時代変化(secular change)とは、「人間の特徴(身長など)が、長期間にわたって変化すること」をさします。ただし、長期間といっても人間の寿命に比べて長期間、という意味であって、数十年から百年間くらいの期間をさしています。
図1は、縄文時代から現代までの、関東地方の日本人男性の平均身長をみたものです。古墳時代以後、平均身長は低下して、江戸時代終わりから明治時代の初めにかけて、最も低くなりました。それ以後の変化速度が、これまで経験したことがないほど急激であった事がわかります。
このような身長の時代変化は、ヨーロッパ諸国やアメリカでもおこってきました。現在、身長の時代変化が止まったのは、オランダと北欧の数カ国だけといわれています。

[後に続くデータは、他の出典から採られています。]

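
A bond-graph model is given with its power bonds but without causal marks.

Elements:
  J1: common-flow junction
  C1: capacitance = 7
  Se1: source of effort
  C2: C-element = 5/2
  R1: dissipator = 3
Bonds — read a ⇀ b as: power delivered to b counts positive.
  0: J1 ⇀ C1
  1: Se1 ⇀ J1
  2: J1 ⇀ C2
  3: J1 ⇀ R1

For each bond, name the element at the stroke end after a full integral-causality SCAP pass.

b0 |J1
b1 |J1
b2 |J1
b3 |R1

bond 1 →J1  (Se1 fixes effort; stroke away)
bond 0 →J1  (C1 outputs effort q/C1)
bond 2 →J1  (prefer integral on C2)
bond 3 →R1  (only one flow-in slot at J1)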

身長の時代変化は、栄養状態やGNPなどと同時に同じような変化をしてきたことから、その原因は主として環境要因によると考えられています。
図1.日本人成人男性平均身長の時代変化
図2は、時代変化速度がこれまでになく急速におこった過去100年間について、生まれた年と、その年にうまれた人が20歳になったときの平均身長の関係をグラフにしたものです。日本人男女の20歳時平均身長は、過去100年の間に10cm以上高くなっています。平均身長は、1940年代生まれの世代で急激に伸び、1970年代以後に生まれた日本人では止まりつつあります。
世代による体格の差がしばしば取り上げられます。それは、年をとって身長が縮んだためでもありますが、それ以上に時代変化による部分が大きいのです。現在は、1920年頃に生まれた小柄な女性から1980年頃に生まれた大柄な男性までが同時代に生きています。急速に進んだ時代変化のために、これまでになく個人差が大きい時代なのです。